Mulheran, however, also chose to frame the issue as one of religious freedom. 

“It is also deeply distressing that some of our students have been vilified in the community simply for their religious beliefs or because they attend the College,” said Mulheran.  “I hope that by withdrawing the contract we can return all of our focus to the Christian education of our students as we begin this new year.

“Our society gives freedom to people to be a part of groups with shared beliefs. Citipointe has the freedom to maintain its Christian ethos and this is an essential part of Christian education and choice for parents.

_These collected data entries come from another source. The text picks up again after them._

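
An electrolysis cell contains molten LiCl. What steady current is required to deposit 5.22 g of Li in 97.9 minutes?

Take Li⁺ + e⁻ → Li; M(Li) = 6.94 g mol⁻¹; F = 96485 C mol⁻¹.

12.4 A

n(Li) = 5.22 / 6.94 = 0.7522 mol.
n(e⁻) = 1 × 0.7522 = 0.7522 mol.
Q = n(e⁻)·F = 0.7522 × 96485 = 72570 C.
I = Q/t = 72570 / 5874.0 s = 12.4 A.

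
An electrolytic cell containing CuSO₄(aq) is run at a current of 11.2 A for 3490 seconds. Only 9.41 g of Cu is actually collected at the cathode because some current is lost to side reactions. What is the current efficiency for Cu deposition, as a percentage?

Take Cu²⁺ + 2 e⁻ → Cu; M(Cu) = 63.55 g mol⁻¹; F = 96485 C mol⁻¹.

Q = I·t = 11.20 × 3490.0 = 39090 C; n(e⁻) = 39090/96485 = 0.4051 mol.
Theoretical n(Cu) = n(e⁻)/2 = 0.2026 mol, i.e. m_theo = 0.2026 × 63.55 = 12.87 g.
Efficiency = m_actual / m_theo = 9.41 / 12.87 = 73.1 %.

73.1 %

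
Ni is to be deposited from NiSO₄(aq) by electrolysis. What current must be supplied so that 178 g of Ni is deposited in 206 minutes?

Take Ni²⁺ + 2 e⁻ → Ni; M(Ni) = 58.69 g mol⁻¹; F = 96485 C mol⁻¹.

47.4 A

n(Ni) = 178 / 58.69 = 3.033 mol.
n(e⁻) = 2 × 3.033 = 6.066 mol.
Q = n(e⁻)·F = 6.066 × 96485 = 585300 C.
I = Q/t = 585300 / 12360 s = 47.4 A.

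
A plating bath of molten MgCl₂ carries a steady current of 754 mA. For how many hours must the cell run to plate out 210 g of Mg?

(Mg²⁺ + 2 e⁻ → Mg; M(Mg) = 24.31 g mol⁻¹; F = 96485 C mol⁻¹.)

n(Mg) = m/M = 210 / 24.31 = 8.638 mol.
Each Mg atom requires 2 electrons, so n(e⁻) = 2 × 8.638 = 17.28 mol.
Q = n(e⁻)·F = 17.28 × 96485 = 1667000 C.
t = Q/I = 1667000 / 0.7540 A = 2211000 s = 614 h.

614 h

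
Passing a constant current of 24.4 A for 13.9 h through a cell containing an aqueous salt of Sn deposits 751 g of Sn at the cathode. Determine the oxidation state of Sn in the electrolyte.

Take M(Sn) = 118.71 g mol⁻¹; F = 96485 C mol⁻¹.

Q = I·t = 24.40 A × 50040 s = 1221000 C, so n(e⁻) = 1221000/96485 = 12.65 mol.
n(Sn) deposited = 751 / 118.71 = 6.326 mol.
Electrons per atom = n(e⁻)/n(Sn) = 12.65 / 6.326 = 2.00 ≈ 2, so the ion is Sn²⁺.

+2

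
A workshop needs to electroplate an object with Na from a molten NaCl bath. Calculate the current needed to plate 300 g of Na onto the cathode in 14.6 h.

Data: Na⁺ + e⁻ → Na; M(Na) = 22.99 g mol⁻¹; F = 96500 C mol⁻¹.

n(Na) = 300 / 22.99 = 13.05 mol.
n(e⁻) = 1 × 13.05 = 13.05 mol.
Q = n(e⁻)·F = 13.05 × 96500 = 1259000 C.
I = Q/t = 1259000 / 52560 s = 24.0 A.

24.0 A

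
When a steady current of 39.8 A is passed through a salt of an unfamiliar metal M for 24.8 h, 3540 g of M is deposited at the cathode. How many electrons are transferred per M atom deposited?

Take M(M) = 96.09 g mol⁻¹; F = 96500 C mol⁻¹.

1

Q = I·t = 39.80 A × 89280 s = 3553000 C, so n(e⁻) = 3553000/96500 = 36.82 mol.
n(M) deposited = 3540 / 96.09 = 36.84 mol.
Electrons per atom = n(e⁻)/n(M) = 36.82 / 36.84 = 1.00 ≈ 1, so the ion is M⁺.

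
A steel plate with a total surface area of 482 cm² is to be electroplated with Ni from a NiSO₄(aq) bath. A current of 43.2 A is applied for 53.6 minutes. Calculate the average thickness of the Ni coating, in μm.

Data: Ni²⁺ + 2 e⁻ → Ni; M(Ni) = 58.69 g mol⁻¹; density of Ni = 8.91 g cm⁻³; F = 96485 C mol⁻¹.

Q = I·t = 43.20 × 3216.0 = 138900 C; n(e⁻) = 1.440 mol.
n(Ni) = n(e⁻)/2 = 0.7200 mol, so m = 0.7200 × 58.69 = 42.25 g.
Volume = m/ρ = 42.25 / 8.91 = 4.742 cm³.
Thickness = V/A = 4.742 / 482 = 0.00984 cm = 98.4 μm.

98.4 μm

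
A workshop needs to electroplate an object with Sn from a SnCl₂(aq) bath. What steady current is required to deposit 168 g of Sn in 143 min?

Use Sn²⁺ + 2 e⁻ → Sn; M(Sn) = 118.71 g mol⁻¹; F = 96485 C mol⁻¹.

n(Sn) = 168 / 118.71 = 1.415 mol.
n(e⁻) = 2 × 1.415 = 2.830 mol.
Q = n(e⁻)·F = 2.830 × 96485 = 273100 C.
I = Q/t = 273100 / 8580.0 s = 31.8 A.

31.8 A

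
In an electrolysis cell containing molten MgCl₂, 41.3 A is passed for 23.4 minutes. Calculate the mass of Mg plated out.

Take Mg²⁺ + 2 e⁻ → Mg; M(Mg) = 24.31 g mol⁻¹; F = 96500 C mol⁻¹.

Q = I·t = 41.30 A × 1404.0 s = 57990 C.
n(e⁻) = Q/F = 57990 / 96500 = 0.6009 mol.
Mg²⁺ + 2 e⁻ → Mg, so n(Mg) = n(e⁻)/2 = 0.3004 mol.
m = n·M = 0.3004 × 24.31 = 7.30 g.

7.30 g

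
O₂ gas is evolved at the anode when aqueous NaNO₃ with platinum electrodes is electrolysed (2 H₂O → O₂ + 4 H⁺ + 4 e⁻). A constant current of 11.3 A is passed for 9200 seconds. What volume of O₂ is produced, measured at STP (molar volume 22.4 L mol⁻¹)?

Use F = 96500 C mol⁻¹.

Q = I·t = 11.30 A × 9200.0 s = 104000 C.
n(e⁻) = Q/F = 104000 / 96500 = 1.077 mol.
4 electrons are transferred per O₂ molecule, so n(O₂) = 1.077 / 4 = 0.2693 mol.
V = n × V_m = 0.2693 × 22.4 = 6.03 L.

6.03 L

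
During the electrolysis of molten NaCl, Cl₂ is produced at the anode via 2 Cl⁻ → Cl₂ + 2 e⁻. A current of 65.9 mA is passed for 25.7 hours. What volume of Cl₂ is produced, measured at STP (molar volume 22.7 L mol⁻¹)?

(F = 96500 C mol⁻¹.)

0.717 L

Q = I·t = 0.06590 A × 92520 s = 6097 C.
n(e⁻) = Q/F = 6097 / 96500 = 0.06318 mol.
2 electrons are transferred per Cl₂ molecule, so n(Cl₂) = 0.06318 / 2 = 0.03159 mol.
V = n × V_m = 0.03159 × 22.7 = 0.717 L.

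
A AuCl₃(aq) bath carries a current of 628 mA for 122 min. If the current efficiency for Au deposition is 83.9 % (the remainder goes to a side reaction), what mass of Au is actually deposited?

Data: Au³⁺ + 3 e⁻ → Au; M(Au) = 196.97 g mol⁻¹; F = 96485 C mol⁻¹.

Q = I·t = 0.6280 × 7320.0 = 4597 C.
n(e⁻) = 4597/96485 = 0.04764 mol; theoretically n(Au) = 0.04764/3 = 0.01588 mol, m_theo = 3.128 g.
At 83.9 % efficiency, m_actual = 0.839 × 3.128 = 2.62 g.

2.62 g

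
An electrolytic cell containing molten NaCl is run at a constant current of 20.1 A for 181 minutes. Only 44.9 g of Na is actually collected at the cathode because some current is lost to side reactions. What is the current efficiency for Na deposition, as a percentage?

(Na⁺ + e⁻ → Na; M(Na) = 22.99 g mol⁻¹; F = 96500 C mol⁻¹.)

86.3 %

Q = I·t = 20.10 × 10860 = 218300 C; n(e⁻) = 218300/96500 = 2.262 mol.
Theoretical n(Na) = n(e⁻)/1 = 2.262 mol, i.e. m_theo = 2.262 × 22.99 = 52.00 g.
Efficiency = m_actual / m_theo = 44.9 / 52.00 = 86.3 %.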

As a College established for religious purposes, we will continue to provide an education based on our shared beliefs,” said Mulheran. 

In a separate email to parents, Mulheran apologised for any “angst” caused to families because of the contract. Mulheran told the parents that the school had gone ahead with the “discriminatory” enrolment contract under the belief that it was lawful.

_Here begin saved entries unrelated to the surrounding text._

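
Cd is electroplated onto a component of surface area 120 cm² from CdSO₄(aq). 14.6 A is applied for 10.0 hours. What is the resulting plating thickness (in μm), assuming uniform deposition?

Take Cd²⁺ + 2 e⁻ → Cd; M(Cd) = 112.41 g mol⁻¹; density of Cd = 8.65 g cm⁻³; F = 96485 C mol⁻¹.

2950 μm

Q = I·t = 14.60 × 36000 = 525600 C; n(e⁻) = 5.447 mol.
n(Cd) = n(e⁻)/2 = 2.724 mol, so m = 2.724 × 112.41 = 306.2 g.
Volume = m/ρ = 306.2 / 8.65 = 35.40 cm³.
Thickness = V/A = 35.40 / 120 = 0.295 cm = 2950 μm.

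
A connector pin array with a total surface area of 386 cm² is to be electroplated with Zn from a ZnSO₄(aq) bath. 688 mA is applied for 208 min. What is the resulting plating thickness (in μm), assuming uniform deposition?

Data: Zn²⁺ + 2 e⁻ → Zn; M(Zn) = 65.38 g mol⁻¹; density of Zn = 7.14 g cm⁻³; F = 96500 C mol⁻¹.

Q = I·t = 0.6880 × 12480 = 8586 C; n(e⁻) = 0.08898 mol.
n(Zn) = n(e⁻)/2 = 0.04449 mol, so m = 0.04449 × 65.38 = 2.909 g.
Volume = m/ρ = 2.909 / 7.14 = 0.4074 cm³.
Thickness = V/A = 0.4074 / 386 = 0.00106 cm = 10.6 μm.

10.6 μm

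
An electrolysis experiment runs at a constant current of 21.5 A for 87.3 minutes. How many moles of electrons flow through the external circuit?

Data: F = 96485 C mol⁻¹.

Q = I·t = 21.50 A × 5238.0 s = 112600 C.
n(e⁻) = Q/F = 112600 / 96485 = 1.17 mol.

1.17 mol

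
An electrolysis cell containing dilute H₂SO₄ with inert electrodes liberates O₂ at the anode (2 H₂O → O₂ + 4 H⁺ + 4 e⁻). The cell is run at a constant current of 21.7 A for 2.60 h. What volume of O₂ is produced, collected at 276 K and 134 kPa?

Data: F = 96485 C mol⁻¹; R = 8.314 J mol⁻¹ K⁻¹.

9.01 L

Q = I·t = 21.70 A × 9360.0 s = 203100 C.
n(e⁻) = Q/F = 203100 / 96485 = 2.105 mol.
4 electrons are transferred per O₂ molecule, so n(O₂) = 2.105 / 4 = 0.5263 mol.
V = nRT/P = (0.5263 × 8.314 × 276) / (134 × 10³ Pa) = 0.00901 m³ = 9.01 L.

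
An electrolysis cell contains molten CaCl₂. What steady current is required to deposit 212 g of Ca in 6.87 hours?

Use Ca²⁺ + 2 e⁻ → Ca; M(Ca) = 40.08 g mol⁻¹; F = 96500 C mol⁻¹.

n(Ca) = 212 / 40.08 = 5.289 mol.
n(e⁻) = 2 × 5.289 = 10.58 mol.
Q = n(e⁻)·F = 10.58 × 96500 = 1021000 C.
I = Q/t = 1021000 / 24732 s = 41.3 A.

41.3 A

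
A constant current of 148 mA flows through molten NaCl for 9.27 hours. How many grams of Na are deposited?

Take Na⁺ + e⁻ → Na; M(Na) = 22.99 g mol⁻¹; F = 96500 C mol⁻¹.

Q = I·t = 0.1480 A × 33372 s = 4939 C.
n(e⁻) = Q/F = 4939 / 96500 = 0.05118 mol.
Na⁺ + e⁻ → Na, so n(Na) = n(e⁻)/1 = 0.05118 mol.
m = n·M = 0.05118 × 22.99 = 1.18 g.

1.18 g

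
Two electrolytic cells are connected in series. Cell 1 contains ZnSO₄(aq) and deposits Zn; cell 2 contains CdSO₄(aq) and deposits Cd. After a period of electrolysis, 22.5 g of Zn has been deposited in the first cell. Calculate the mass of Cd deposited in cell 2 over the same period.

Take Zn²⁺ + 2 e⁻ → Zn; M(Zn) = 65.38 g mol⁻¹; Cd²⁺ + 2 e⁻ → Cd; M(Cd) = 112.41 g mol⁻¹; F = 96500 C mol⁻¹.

38.7 g

n(Zn) = 22.5 / 65.38 = 0.3441 mol.
Since Zn²⁺ + 2 e⁻ → Zn, n(e⁻) passed = 2 × 0.3441 = 0.6883 mol.
Cells in series carry the same charge, so the same 0.6883 mol of electrons passes through cell 2.
Cd²⁺ + 2 e⁻ → Cd, so n(Cd) = 0.6883 / 2 = 0.3441 mol.
m(Cd) = 0.3441 × 112.41 = 38.7 g.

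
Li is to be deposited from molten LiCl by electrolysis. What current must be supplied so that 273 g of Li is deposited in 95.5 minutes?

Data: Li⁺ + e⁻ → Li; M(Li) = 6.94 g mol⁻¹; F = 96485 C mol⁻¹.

662 A

n(Li) = 273 / 6.94 = 39.34 mol.
n(e⁻) = 1 × 39.34 = 39.34 mol.
Q = n(e⁻)·F = 39.34 × 96485 = 3795000 C.
I = Q/t = 3795000 / 5730.0 s = 662 A.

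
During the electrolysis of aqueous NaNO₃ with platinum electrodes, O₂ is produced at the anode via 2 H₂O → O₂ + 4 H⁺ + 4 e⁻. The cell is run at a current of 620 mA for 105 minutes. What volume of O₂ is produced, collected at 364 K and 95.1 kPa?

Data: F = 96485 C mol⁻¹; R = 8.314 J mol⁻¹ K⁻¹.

Q = I·t = 0.6200 A × 6300.0 s = 3906 C.
n(e⁻) = Q/F = 3906 / 96485 = 0.04048 mol.
4 electrons are transferred per O₂ molecule, so n(O₂) = 0.04048 / 4 = 0.01012 mol.
V = nRT/P = (0.01012 × 8.314 × 364) / (95.1 × 10³ Pa) = 3.22 × 10⁻⁴ m³ = 0.322 L.

0.322 L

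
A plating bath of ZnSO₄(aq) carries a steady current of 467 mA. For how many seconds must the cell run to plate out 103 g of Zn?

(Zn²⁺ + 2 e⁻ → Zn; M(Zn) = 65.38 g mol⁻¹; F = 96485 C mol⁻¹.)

n(Zn) = m/M = 103 / 65.38 = 1.575 mol.
Each Zn atom requires 2 electrons, so n(e⁻) = 2 × 1.575 = 3.151 mol.
Q = n(e⁻)·F = 3.151 × 96485 = 304000 C.
t = Q/I = 304000 / 0.4670 A = 651000 s.

6.51 × 10⁵ s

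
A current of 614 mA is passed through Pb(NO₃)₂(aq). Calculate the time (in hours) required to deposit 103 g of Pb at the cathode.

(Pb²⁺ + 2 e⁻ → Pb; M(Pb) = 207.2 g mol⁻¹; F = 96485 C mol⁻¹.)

43.4 h

n(Pb) = m/M = 103 / 207.2 = 0.4971 mol.
Each Pb atom requires 2 electrons, so n(e⁻) = 2 × 0.4971 = 0.9942 mol.
Q = n(e⁻)·F = 0.9942 × 96485 = 95930 C.
t = Q/I = 95930 / 0.6140 A = 156200 s = 43.4 h.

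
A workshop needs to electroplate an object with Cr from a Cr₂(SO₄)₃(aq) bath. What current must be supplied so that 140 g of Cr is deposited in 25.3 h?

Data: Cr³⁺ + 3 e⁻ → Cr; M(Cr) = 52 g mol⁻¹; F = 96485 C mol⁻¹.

n(Cr) = 140 / 52 = 2.692 mol.
n(e⁻) = 3 × 2.692 = 8.077 mol.
Q = n(e⁻)·F = 8.077 × 96485 = 779300 C.
I = Q/t = 779300 / 91080 s = 8.56 A.

8.56 A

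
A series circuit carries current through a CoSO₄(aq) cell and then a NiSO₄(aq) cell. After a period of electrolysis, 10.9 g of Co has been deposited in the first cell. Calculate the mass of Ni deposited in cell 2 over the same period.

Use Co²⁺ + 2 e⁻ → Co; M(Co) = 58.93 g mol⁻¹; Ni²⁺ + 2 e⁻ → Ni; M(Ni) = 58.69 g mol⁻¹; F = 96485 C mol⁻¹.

10.9 g

n(Co) = 10.9 / 58.93 = 0.1850 mol.
Since Co²⁺ + 2 e⁻ → Co, n(e⁻) passed = 2 × 0.1850 = 0.3699 mol.
Cells in series carry the same charge, so the same 0.3699 mol of electrons passes through cell 2.
Ni²⁺ + 2 e⁻ → Ni, so n(Ni) = 0.3699 / 2 = 0.1850 mol.
m(Ni) = 0.1850 × 58.69 = 10.9 g.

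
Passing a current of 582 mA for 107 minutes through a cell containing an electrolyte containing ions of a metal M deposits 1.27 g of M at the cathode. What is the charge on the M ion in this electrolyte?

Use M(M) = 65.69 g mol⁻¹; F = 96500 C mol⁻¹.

+2

Q = I·t = 0.5820 A × 6420.0 s = 3736 C, so n(e⁻) = 3736/96500 = 0.03872 mol.
n(M) deposited = 1.27 / 65.69 = 0.01933 mol.
Electrons per atom = n(e⁻)/n(M) = 0.03872 / 0.01933 = 2.00 ≈ 2, so the ion is M²⁺.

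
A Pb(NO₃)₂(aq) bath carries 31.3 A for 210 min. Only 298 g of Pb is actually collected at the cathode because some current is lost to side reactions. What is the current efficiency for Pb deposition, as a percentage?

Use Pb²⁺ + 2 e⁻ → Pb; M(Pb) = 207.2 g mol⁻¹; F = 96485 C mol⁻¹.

Q = I·t = 31.30 × 12600 = 394400 C; n(e⁻) = 394400/96485 = 4.087 mol.
Theoretical n(Pb) = n(e⁻)/2 = 2.044 mol, i.e. m_theo = 2.044 × 207.2 = 423.5 g.
Efficiency = m_actual / m_theo = 298 / 423.5 = 70.4 %.

70.4 %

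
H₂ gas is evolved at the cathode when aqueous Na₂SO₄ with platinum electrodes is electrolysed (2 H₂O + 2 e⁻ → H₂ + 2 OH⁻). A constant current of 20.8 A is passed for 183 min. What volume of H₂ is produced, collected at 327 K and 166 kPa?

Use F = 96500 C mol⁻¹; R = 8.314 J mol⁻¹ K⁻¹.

19.4 L

Q = I·t = 20.80 A × 10980 s = 228400 C.
n(e⁻) = Q/F = 228400 / 96500 = 2.367 mol.
2 electrons are transferred per H₂ molecule, so n(H₂) = 2.367 / 2 = 1.183 mol.
V = nRT/P = (1.183 × 8.314 × 327) / (166 × 10³ Pa) = 0.0194 m³ = 19.4 L.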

“Discrimination law is complex, particularly where there is interrelationship between Federal and state legislation. The college believed that the amendments made to the enrolment contract were lawful and did not constitute discrimination,” the mail to parents said.

“The college does not and will not discriminate in its operations. On further reflection, we have considered that the process we followed in drafting and disseminating the amended enrollment contract could have been done in a better way with the college community. The college also considers on reflection that the amended terms and the way in which the declaration of faith has been presented has caused some concern within members of the college community, including our students.”

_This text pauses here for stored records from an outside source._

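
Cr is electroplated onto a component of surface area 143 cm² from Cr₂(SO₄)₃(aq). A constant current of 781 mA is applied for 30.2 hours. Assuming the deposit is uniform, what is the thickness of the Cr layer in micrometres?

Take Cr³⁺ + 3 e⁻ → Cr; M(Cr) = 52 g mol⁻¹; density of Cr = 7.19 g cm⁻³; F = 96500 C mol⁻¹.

Q = I·t = 0.7810 × 108720 = 84910 C; n(e⁻) = 0.8799 mol.
n(Cr) = n(e⁻)/3 = 0.2933 mol, so m = 0.2933 × 52 = 15.25 g.
Volume = m/ρ = 15.25 / 7.19 = 2.121 cm³.
Thickness = V/A = 2.121 / 143 = 0.0148 cm = 148 μm.

148 μm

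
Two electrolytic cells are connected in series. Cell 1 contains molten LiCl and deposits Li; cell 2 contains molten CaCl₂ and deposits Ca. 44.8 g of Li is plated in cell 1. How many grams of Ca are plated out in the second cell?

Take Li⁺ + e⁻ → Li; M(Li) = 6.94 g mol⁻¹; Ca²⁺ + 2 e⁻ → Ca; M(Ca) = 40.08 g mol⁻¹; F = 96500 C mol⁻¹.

129 g

n(Li) = 44.8 / 6.94 = 6.455 mol.
Since Li⁺ + e⁻ → Li, n(e⁻) passed = 1 × 6.455 = 6.455 mol.
Cells in series carry the same charge, so the same 6.455 mol of electrons passes through cell 2.
Ca²⁺ + 2 e⁻ → Ca, so n(Ca) = 6.455 / 2 = 3.228 mol.
m(Ca) = 3.228 × 40.08 = 129 g.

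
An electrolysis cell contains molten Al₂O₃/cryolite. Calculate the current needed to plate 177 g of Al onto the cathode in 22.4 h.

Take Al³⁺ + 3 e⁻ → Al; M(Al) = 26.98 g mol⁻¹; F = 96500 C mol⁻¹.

23.6 A

n(Al) = 177 / 26.98 = 6.560 mol.
n(e⁻) = 3 × 6.560 = 19.68 mol.
Q = n(e⁻)·F = 19.68 × 96500 = 1899000 C.
I = Q/t = 1899000 / 80640 s = 23.6 A.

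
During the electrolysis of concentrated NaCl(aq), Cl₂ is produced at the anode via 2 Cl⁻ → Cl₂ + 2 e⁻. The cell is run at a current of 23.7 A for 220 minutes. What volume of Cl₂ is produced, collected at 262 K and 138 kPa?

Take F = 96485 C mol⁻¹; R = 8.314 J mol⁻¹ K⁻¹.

Q = I·t = 23.70 A × 13200 s = 312800 C.
n(e⁻) = Q/F = 312800 / 96485 = 3.242 mol.
2 electrons are transferred per Cl₂ molecule, so n(Cl₂) = 3.242 / 2 = 1.621 mol.
V = nRT/P = (1.621 × 8.314 × 262) / (138 × 10³ Pa) = 0.0256 m³ = 25.6 L.

25.6 L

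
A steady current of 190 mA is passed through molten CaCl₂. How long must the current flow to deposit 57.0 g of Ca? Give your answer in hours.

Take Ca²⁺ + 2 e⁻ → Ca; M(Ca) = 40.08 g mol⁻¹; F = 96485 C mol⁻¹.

401 h

n(Ca) = m/M = 57.0 / 40.08 = 1.422 mol.
Each Ca atom requires 2 electrons, so n(e⁻) = 2 × 1.422 = 2.844 mol.
Q = n(e⁻)·F = 2.844 × 96485 = 274400 C.
t = Q/I = 274400 / 0.1900 A = 1444000 s = 401 h.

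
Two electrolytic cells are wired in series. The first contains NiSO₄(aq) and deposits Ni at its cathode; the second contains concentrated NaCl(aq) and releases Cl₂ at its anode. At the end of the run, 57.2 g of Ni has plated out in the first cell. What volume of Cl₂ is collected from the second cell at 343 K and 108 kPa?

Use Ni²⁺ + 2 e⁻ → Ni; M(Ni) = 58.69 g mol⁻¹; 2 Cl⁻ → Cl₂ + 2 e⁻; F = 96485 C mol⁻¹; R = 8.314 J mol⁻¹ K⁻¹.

n(Ni) = 57.2 / 58.69 = 0.9746 mol, so n(e⁻) = 2 × 0.9746 = 1.949 mol.
The cells are in series, so the same 1.949 mol of electrons passes through the second cell.
2 Cl⁻ → Cl₂ + 2 e⁻ — 2 mol e⁻ per mol Cl₂, so n(Cl₂) = 1.949/2 = 0.9746 mol.
V = nRT/P = (0.9746 × 8.314 × 343) / (108 × 10³) = 0.0257 m³ = 25.7 L.

25.7 L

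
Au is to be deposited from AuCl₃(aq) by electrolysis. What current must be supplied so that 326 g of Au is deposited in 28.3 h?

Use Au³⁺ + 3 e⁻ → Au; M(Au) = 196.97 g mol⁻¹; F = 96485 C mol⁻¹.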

Mulheran assured the parents that the school would comply with its obligations with regard to anti-discrimination laws and added that the “college does not and will not unlawfully discriminate against a student in respect of their sexuality or gender identity.”

Public Backlash Credited For School’s Backflip

Greens Senator Janet Rice credited the public outcry for forcing the school to withdraw the offensive contract and pointed to the dangers of the Religious Discrimination Bill that Prime Minister Scott Morrison wants the Parliament to pass.

“Who knows what would have happened if not for the significant media attention & public outcry. This is why Morrison’s Religious Discrimination Bill is so dangerous,” tweeted Senator Rice.

School’s Contract ‘Distressing’

The updated enrolment contract had come under fire from activists, the state human rights commissioner and some parents. A few parents also announced that they were withdrawing their children from the school.

Queensland’s Education Minister Grace Grace, who has a non-binary child, had termed the contract as “distressing”.

The minister said that she had received many complaints from parents and had referred the matter to the Non-State Schools Accreditation Board. She said that the Human Rights Commissioner had warned the school it “cannot contract out of your legally binding anti-discrimination laws in this state”.

“In this day and age, to see this happening, is actually quite unbelievable,” said the minister, adding, “We strive for an inclusive and supportive school environment — that is what we should be doing — and no student should be denied a world-class education because they are a member of the LGBTQI community.”